Not All Creativity is Equal
In a broad sense we know great client agency relationships exist because of their ability to bring creative thinking to market. But studies suggest there’s room to understand creativity in greater detail. In the early 2000s, Indiana University communications researcher Robert Smith and his colleagues set out to measure creativity using factors most relevant to an advertising context.
To start, let’s look at their top five measurable dimensions of creativity:
- Originality: elements that are surprising or that move away from the obvious
- Flexibility: smoothly links the product to a range of uses or multiple ideas
- Elaboration: ads that contain unexpected details so simple ideas become more intricate
- Synthesis: the blending or connecting normally unrelated objects or ideas
- Artistic Value: Aesthetically appealing verbal, visual or sound elements
A team lead by Werner Rienartz and Peter Saffert later used these 5 dimensions to compare an advertisement’s level of perceived creativity to its ability to impact sales. Not surprisingly is there a correlation – but some factors of creativity impact sales more than others.
Agencies tend to create ads high in originality and artistic value, but the research team found that ads using the magic combination of originality and elaboration showed almost double the impact on sales than the other dimensions.
Consider the campaign that was clear favorite of this year’s Super Bowl – Every Ad is a Tide Ad. This campaign series created by Saatchi and P&G featured David Harbour as he asked viewers to ponder one question: If every ad features clean clothes, isn’t it a Tide ad? The series featured Harbour interrupting advertising clichés and recognizable Super Bowl spots on behalf of the detergent. A surprising move away from the obvious? Check! The use of unexpected details to make a concept more intricate? Double check.
Perhaps it is an ad’s use of elaboration that determines its relevancy in today’s multi-channel media environment. The formula certainly translated for Tide; according to Talkwalker, an analytics firm, there were 163K mentions of the detergent during the game. Not too shabby.
Creativity born of Collaboration
Intricate and successfully orchestrated campaigns like Tide’s just can’t happen if client and agency are operating on different wavelengths.

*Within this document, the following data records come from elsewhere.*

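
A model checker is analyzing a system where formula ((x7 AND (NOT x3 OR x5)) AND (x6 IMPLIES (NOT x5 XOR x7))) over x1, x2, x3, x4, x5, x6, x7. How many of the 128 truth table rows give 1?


Formula: ((x7 AND (NOT x3 OR x5)) AND (x6 IMPLIES (NOT x5 XOR x7))) over 7 vars (128 rows)
Evaluate each row (x1, x2, x3, x4, x5, x6, x7 as bits, MSB first):
  row 0 [0000000]: ((0 AND (NOT 0 OR 0)) AND (0 IMPLIES (NOT 0 XOR 0))) -> 0
  row 1 [0000001]: ((1 AND (NOT 0 OR 0)) AND (0 IMPLIES (NOT 0 XOR 1))) -> 1
  row 2 [0000010]: ((0 AND (NOT 0 OR 0)) AND (1 IMPLIES (NOT 0 XOR 0))) -> 0
  row 3 [0000011]: ((1 AND (NOT 0 OR 0)) AND (1 IMPLIES (NOT 0 XOR 1))) -> 0
  row 4 [0000100]: ((0 AND (NOT 0 OR 1)) AND (0 IMPLIES (NOT 1 XOR 0))) -> 0
  (every remaining row is evaluated the same way; all 128 results are listed next)
Full result column, 8 rows per line (x1,x2,x3,x4 fixed per line; x5,x6,x7 runs 000..111 left to right):
  rows 0-7 [x1,x2,x3,x4=0000]: 01000101  (ones: 3)
  rows 8-15 [x1,x2,x3,x4=0001]: 01000101  (ones: 3)
  rows 16-23 [x1,x2,x3,x4=0010]: 00000101  (ones: 2)
  rows 24-31 [x1,x2,x3,x4=0011]: 00000101  (ones: 2)
  rows 32-39 [x1,x2,x3,x4=0100]: 01000101  (ones: 3)
  rows 40-47 [x1,x2,x3,x4=0101]: 01000101  (ones: 3)
  rows 48-55 [x1,x2,x3,x4=0110]: 00000101  (ones: 2)
  rows 56-63 [x1,x2,x3,x4=0111]: 00000101  (ones: 2)
  rows 64-71 [x1,x2,x3,x4=1000]: 01000101  (ones: 3)
  rows 72-79 [x1,x2,x3,x4=1001]: 01000101  (ones: 3)
  rows 80-87 [x1,x2,x3,x4=1010]: 00000101  (ones: 2)
  rows 88-95 [x1,x2,x3,x4=1011]: 00000101  (ones: 2)
  rows 96-103 [x1,x2,x3,x4=1100]: 01000101  (ones: 3)
  rows 104-111 [x1,x2,x3,x4=1101]: 01000101  (ones: 3)
  rows 112-119 [x1,x2,x3,x4=1110]: 00000101  (ones: 2)
  rows 120-127 [x1,x2,x3,x4=1111]: 00000101  (ones: 2)
Count of 1-rows = 3+3+2+2+3+3+2+2+3+3+2+2+3+3+2+2 = 40

40


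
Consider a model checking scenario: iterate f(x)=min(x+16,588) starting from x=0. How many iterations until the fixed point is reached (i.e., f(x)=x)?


Step 1: x=0, cap=588, increment=16
Step 2: x grows by 16 each step until capped at 588; fixed point is x=588
Step 3: iterations = ceil(588/16) = 37

37


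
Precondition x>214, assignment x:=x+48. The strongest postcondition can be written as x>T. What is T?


Formula: sp(P, x:=E) = exists old_x. (x = E[old_x/x]) AND P[old_x/x] (old_x is the value of x before the assignment; eliminate old_x by solving x = E[old_x/x] for old_x)
Step 1: Precondition P: x>214, i.e. old_x > 214
Step 2: Assignment gives x = old_x + 48, so old_x = x - 48
Step 3: Substitute into P: x - 48 > 214
Step 4: Simplify: x > 214+48 = 262

262


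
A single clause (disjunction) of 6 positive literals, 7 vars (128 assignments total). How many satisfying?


Step 1: Total=2^7=128
Step 2: Unsat when all 6 false: 2^1=2
Step 3: Sat=128-2=126

126


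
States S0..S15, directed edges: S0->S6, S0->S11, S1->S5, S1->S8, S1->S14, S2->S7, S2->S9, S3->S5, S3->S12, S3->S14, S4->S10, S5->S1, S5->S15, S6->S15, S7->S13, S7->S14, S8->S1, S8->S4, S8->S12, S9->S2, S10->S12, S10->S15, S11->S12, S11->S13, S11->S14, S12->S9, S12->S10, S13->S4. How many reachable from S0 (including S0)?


BFS from S0:
  layer 0: {S0}
  layer 1: {S6, S11}
  layer 2: {S12, S13, S14, S15}
  layer 3: {S4, S9, S10}
  layer 4: {S2}
  layer 5: {S7}
Reachable set: {S0, S2, S4, S6, S7, S9, S10, S11, S12, S13, S14, S15}
Count = 12

12


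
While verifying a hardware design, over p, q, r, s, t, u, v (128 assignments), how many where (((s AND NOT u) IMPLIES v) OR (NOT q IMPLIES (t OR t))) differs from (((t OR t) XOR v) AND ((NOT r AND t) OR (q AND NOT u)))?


F1 = (((s AND NOT u) IMPLIES v) OR (NOT q IMPLIES (t OR t)))
F2 = (((t OR t) XOR v) AND ((NOT r AND t) OR (q AND NOT u)))
Evaluate both on each of 128 rows (bits = p,q,r,s,t,u,v):
  row 0 [0000000]: F1=1 F2=0 (differ) -> 1
  row 1 [0000001]: F1=1 F2=0 (differ) -> 1
  row 2 [0000010]: F1=1 F2=0 (differ) -> 1
  row 3 [0000011]: F1=1 F2=0 (differ) -> 1
  row 4 [0000100]: F1=1 F2=1 -> 0
  (every remaining row is evaluated the same way; all 128 results are listed next)
Full result column, 8 rows per line (p,q,r,s fixed per line; t,u,v runs 000..111 left to right):
  rows 0-7 [p,q,r,s=0000]: 11110101  (ones: 6)
  rows 8-15 [p,q,r,s=0001]: 01110101  (ones: 5)
  rows 16-23 [p,q,r,s=0010]: 11111111  (ones: 8)
  rows 24-31 [p,q,r,s=0011]: 01111111  (ones: 7)
  rows 32-39 [p,q,r,s=0100]: 10110101  (ones: 5)
  rows 40-47 [p,q,r,s=0101]: 10110101  (ones: 5)
  rows 48-55 [p,q,r,s=0110]: 10110111  (ones: 6)
  rows 56-63 [p,q,r,s=0111]: 10110111  (ones: 6)
  rows 64-71 [p,q,r,s=1000]: 11110101  (ones: 6)
  rows 72-79 [p,q,r,s=1001]: 01110101  (ones: 5)
  rows 80-87 [p,q,r,s=1010]: 11111111  (ones: 8)
  rows 88-95 [p,q,r,s=1011]: 01111111  (ones: 7)
  rows 96-103 [p,q,r,s=1100]: 10110101  (ones: 5)
  rows 104-111 [p,q,r,s=1101]: 10110101  (ones: 5)
  rows 112-119 [p,q,r,s=1110]: 10110111  (ones: 6)
  rows 120-127 [p,q,r,s=1111]: 10110111  (ones: 6)
Disagreements = 6+5+8+7+5+5+6+6+6+5+8+7+5+5+6+6 = 96

96


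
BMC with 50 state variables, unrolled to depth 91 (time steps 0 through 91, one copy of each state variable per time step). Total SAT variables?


BMC unrolls to depth k, creating one copy of each state var for steps 0..k.
Step count = 91 + 1 = 92 (steps 0 through 91)
Vars per step = 50
Total = 50 * 92 = 4600

4600


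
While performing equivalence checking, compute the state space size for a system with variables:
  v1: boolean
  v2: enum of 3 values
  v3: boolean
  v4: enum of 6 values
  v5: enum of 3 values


State space = product of domain sizes of all variables.
Domain sizes:
  v1 (boolean): 2
  v2 (enum of 3 values): 3
  v3 (boolean): 2
  v4 (enum of 6 values): 6
  v5 (enum of 3 values): 3
Product = 2 * 3 * 2 * 6 * 3 = 216

216


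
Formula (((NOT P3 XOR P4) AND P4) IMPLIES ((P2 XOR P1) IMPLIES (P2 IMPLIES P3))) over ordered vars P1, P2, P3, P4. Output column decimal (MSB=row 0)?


Formula: (((NOT P3 XOR P4) AND P4) IMPLIES ((P2 XOR P1) IMPLIES (P2 IMPLIES P3))) over P1, P2, P3, P4 (16 rows)
Evaluate each row (bits = P1,P2,P3,P4, MSB first):
  row 0 [0000]: (((NOT 0 XOR 0) AND 0) IMPLIES ((0 XOR 0) IMPLIES (0 IMPLIES 0))) -> 1
  row 1 [0001]: (((NOT 0 XOR 1) AND 1) IMPLIES ((0 XOR 0) IMPLIES (0 IMPLIES 0))) -> 1
  row 2 [0010]: (((NOT 1 XOR 0) AND 0) IMPLIES ((0 XOR 0) IMPLIES (0 IMPLIES 1))) -> 1
  row 3 [0011]: (((NOT 1 XOR 1) AND 1) IMPLIES ((0 XOR 0) IMPLIES (0 IMPLIES 1))) -> 1
  row 4 [0100]: (((NOT 0 XOR 0) AND 0) IMPLIES ((1 XOR 0) IMPLIES (1 IMPLIES 0))) -> 1
  row 5 [0101]: (((NOT 0 XOR 1) AND 1) IMPLIES ((1 XOR 0) IMPLIES (1 IMPLIES 0))) -> 1
  row 6 [0110]: (((NOT 1 XOR 0) AND 0) IMPLIES ((1 XOR 0) IMPLIES (1 IMPLIES 1))) -> 1
  row 7 [0111]: (((NOT 1 XOR 1) AND 1) IMPLIES ((1 XOR 0) IMPLIES (1 IMPLIES 1))) -> 1
  row 8 [1000]: (((NOT 0 XOR 0) AND 0) IMPLIES ((0 XOR 1) IMPLIES (0 IMPLIES 0))) -> 1
  row 9 [1001]: (((NOT 0 XOR 1) AND 1) IMPLIES ((0 XOR 1) IMPLIES (0 IMPLIES 0))) -> 1
  row 10 [1010]: (((NOT 1 XOR 0) AND 0) IMPLIES ((0 XOR 1) IMPLIES (0 IMPLIES 1))) -> 1
  row 11 [1011]: (((NOT 1 XOR 1) AND 1) IMPLIES ((0 XOR 1) IMPLIES (0 IMPLIES 1))) -> 1
  row 12 [1100]: (((NOT 0 XOR 0) AND 0) IMPLIES ((1 XOR 1) IMPLIES (1 IMPLIES 0))) -> 1
  row 13 [1101]: (((NOT 0 XOR 1) AND 1) IMPLIES ((1 XOR 1) IMPLIES (1 IMPLIES 0))) -> 1
  row 14 [1110]: (((NOT 1 XOR 0) AND 0) IMPLIES ((1 XOR 1) IMPLIES (1 IMPLIES 1))) -> 1
  row 15 [1111]: (((NOT 1 XOR 1) AND 1) IMPLIES ((1 XOR 1) IMPLIES (1 IMPLIES 1))) -> 1
Full result column, 4 rows per line (P1,P2 fixed per line; P3,P4 runs 00..11 left to right):
  rows 0-3 [P1,P2=00]: 1111  = hex F
  rows 4-7 [P1,P2=01]: 1111  = hex F
  rows 8-11 [P1,P2=10]: 1111  = hex F
  rows 12-15 [P1,P2=11]: 1111  = hex F
Output column (row 0 .. row 15) = 1111111111111111
Output column grouped in 4s = 1111 1111 1111 1111 = 0xFFFF
Convert to decimal digit by digit (value = value*16 + digit):
  F -> 15
  15*16 + 15 (F) = 255
  255*16 + 15 (F) = 4095
  4095*16 + 15 (F) = 65535
Decimal = 65535

65535


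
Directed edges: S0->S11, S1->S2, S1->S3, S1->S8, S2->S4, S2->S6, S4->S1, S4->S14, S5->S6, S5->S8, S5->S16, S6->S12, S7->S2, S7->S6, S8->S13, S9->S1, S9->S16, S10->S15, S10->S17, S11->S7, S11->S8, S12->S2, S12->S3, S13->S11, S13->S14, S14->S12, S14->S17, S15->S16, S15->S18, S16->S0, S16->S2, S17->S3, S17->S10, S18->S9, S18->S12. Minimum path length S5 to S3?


BFS layer-by-layer from S5:
  dist 0: {S5}
  dist 1: {S6, S8, S16}
  dist 2: {S0, S2, S12, S13}
  dist 3: {S3, S4, S11, S14}
  -> S3 reached at distance 3
Shortest path length = 3

3


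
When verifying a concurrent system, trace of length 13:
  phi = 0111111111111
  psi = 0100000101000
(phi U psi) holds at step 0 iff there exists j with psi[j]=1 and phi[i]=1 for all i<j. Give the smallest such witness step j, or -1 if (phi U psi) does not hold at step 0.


(phi U psi) at 0: need smallest j with psi[j]=1 and phi[i]=1 for all i in [0,j).
Scan from step 0:
  step 0: phi=0 -> phi-prefix broken from here
  step 1: psi=1 but phi already failed -> not a witness
  step 7: psi=1 but phi already failed -> not a witness
  step 9: psi=1 but phi already failed -> not a witness
  end of trace: no witness -> -1
Witness step = -1

-1


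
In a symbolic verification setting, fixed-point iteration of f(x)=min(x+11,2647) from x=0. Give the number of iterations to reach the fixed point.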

The campaign took months of preparation and represented a $15MM media buy on behalf of the brand. So how can other marketing leaders choose the right partners to replicate that kind of needle-moving magic?
Companies often churn through relationships with creative suppliers, continually seeking the magic answer as to where creativity relevant to their needs can come from. They are frustrated by agency behaviors in a few critical places to the point that it will undermine the constructive and affirming dynamic it takes to create extraordinary advertising campaign work together.

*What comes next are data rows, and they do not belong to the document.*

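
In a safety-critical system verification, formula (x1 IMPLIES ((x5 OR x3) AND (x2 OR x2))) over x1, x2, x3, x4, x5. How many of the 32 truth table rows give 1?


Formula: (x1 IMPLIES ((x5 OR x3) AND (x2 OR x2))) over 5 vars (32 rows)
Evaluate each row (x1, x2, x3, x4, x5 as bits, MSB first):
  row 0 [00000]: (0 IMPLIES ((0 OR 0) AND (0 OR 0))) -> 1
  row 1 [00001]: (0 IMPLIES ((1 OR 0) AND (0 OR 0))) -> 1
  row 2 [00010]: (0 IMPLIES ((0 OR 0) AND (0 OR 0))) -> 1
  row 3 [00011]: (0 IMPLIES ((1 OR 0) AND (0 OR 0))) -> 1
  row 4 [00100]: (0 IMPLIES ((0 OR 1) AND (0 OR 0))) -> 1
  row 5 [00101]: (0 IMPLIES ((1 OR 1) AND (0 OR 0))) -> 1
  row 6 [00110]: (0 IMPLIES ((0 OR 1) AND (0 OR 0))) -> 1
  row 7 [00111]: (0 IMPLIES ((1 OR 1) AND (0 OR 0))) -> 1
  row 8 [01000]: (0 IMPLIES ((0 OR 0) AND (1 OR 1))) -> 1
  row 9 [01001]: (0 IMPLIES ((1 OR 0) AND (1 OR 1))) -> 1
  row 10 [01010]: (0 IMPLIES ((0 OR 0) AND (1 OR 1))) -> 1
  row 11 [01011]: (0 IMPLIES ((1 OR 0) AND (1 OR 1))) -> 1
  row 12 [01100]: (0 IMPLIES ((0 OR 1) AND (1 OR 1))) -> 1
  row 13 [01101]: (0 IMPLIES ((1 OR 1) AND (1 OR 1))) -> 1
  row 14 [01110]: (0 IMPLIES ((0 OR 1) AND (1 OR 1))) -> 1
  row 15 [01111]: (0 IMPLIES ((1 OR 1) AND (1 OR 1))) -> 1
  row 16 [10000]: (1 IMPLIES ((0 OR 0) AND (0 OR 0))) -> 0
  row 17 [10001]: (1 IMPLIES ((1 OR 0) AND (0 OR 0))) -> 0
  row 18 [10010]: (1 IMPLIES ((0 OR 0) AND (0 OR 0))) -> 0
  row 19 [10011]: (1 IMPLIES ((1 OR 0) AND (0 OR 0))) -> 0
  row 20 [10100]: (1 IMPLIES ((0 OR 1) AND (0 OR 0))) -> 0
  row 21 [10101]: (1 IMPLIES ((1 OR 1) AND (0 OR 0))) -> 0
  row 22 [10110]: (1 IMPLIES ((0 OR 1) AND (0 OR 0))) -> 0
  row 23 [10111]: (1 IMPLIES ((1 OR 1) AND (0 OR 0))) -> 0
  row 24 [11000]: (1 IMPLIES ((0 OR 0) AND (1 OR 1))) -> 0
  row 25 [11001]: (1 IMPLIES ((1 OR 0) AND (1 OR 1))) -> 1
  row 26 [11010]: (1 IMPLIES ((0 OR 0) AND (1 OR 1))) -> 0
  row 27 [11011]: (1 IMPLIES ((1 OR 0) AND (1 OR 1))) -> 1
  row 28 [11100]: (1 IMPLIES ((0 OR 1) AND (1 OR 1))) -> 1
  row 29 [11101]: (1 IMPLIES ((1 OR 1) AND (1 OR 1))) -> 1
  row 30 [11110]: (1 IMPLIES ((0 OR 1) AND (1 OR 1))) -> 1
  row 31 [11111]: (1 IMPLIES ((1 OR 1) AND (1 OR 1))) -> 1
Full result column, 8 rows per line (x1,x2 fixed per line; x3,x4,x5 runs 000..111 left to right):
  rows 0-7 [x1,x2=00]: 11111111  (ones: 8)
  rows 8-15 [x1,x2=01]: 11111111  (ones: 8)
  rows 16-23 [x1,x2=10]: 00000000  (ones: 0)
  rows 24-31 [x1,x2=11]: 01011111  (ones: 6)
Count of 1-rows = 8+8+0+6 = 22

22


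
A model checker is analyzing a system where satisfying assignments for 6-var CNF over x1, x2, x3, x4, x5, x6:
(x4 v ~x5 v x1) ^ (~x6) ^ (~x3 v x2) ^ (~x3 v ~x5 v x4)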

Marketing leaders also want to know how to inspire and extract it from creative resources consistently to produce the large volumes of creative work needed to compete in an era of continually produced content.
In response to the need to find a better way to find and work with creative partners, ROJEK pioneered a sourcing theory, and developed a proprietary methodology, to assess the organizational cultural fit between companies and their creative agencies. This approach articulates how cultural fit and shared core values improves collaborative team practices and positively impacts the overall creative work quality – and it works.
Is Creativity enough?
Once the fundamental compatibility of great client agency relationships is in place it takes a great deal of ongoing communication to continue to produce great work. And while creativity plays an important role in client satisfaction, it doesn’t actually rank at the top of the list.
In fact, according to Up to the Light’s 2017 ”What do Clients Want?” Report, ‘consistent, high quality creative work’ ranked third on the list of client expectations for agencies, behind the #2 – ‘challenge us’ and the very practical #1 – deliver work ‘on time and on budget’.
In addition, 87% of clients who had a weaker or more vulnerable relationship with their agency cited client service issues at the main reason. These show stoppers include being too slow to reveal problems, general sloppiness, poor communication, being overly defensive or stubborn, or failing to stick to the budget.
The lesson to be learned here is that an agency could be quite talented and capable of delivering sparks of pure creative genius – but overall relationship management and the ability deliver consistent high quality work is seen as more important to maintaining client agency relationships in the long run.
Yes – creativity will always be at the nucleus of what agencies can deliver to clients. It can’t be compromised or weighted down with the stumbles of poor communication or poor service quality. Finding and maintaining alignment in client agency relationships is importantly stage setting. With that in place, the hard work of creating ideas and advertising campaigns that captures the magic combination of elaboration and originality begins and if done well, makes the biggest difference on the bottom line.
It is this formula that leads to great work, happy clients and long-lasting partnerships, a clean sweep in our industry.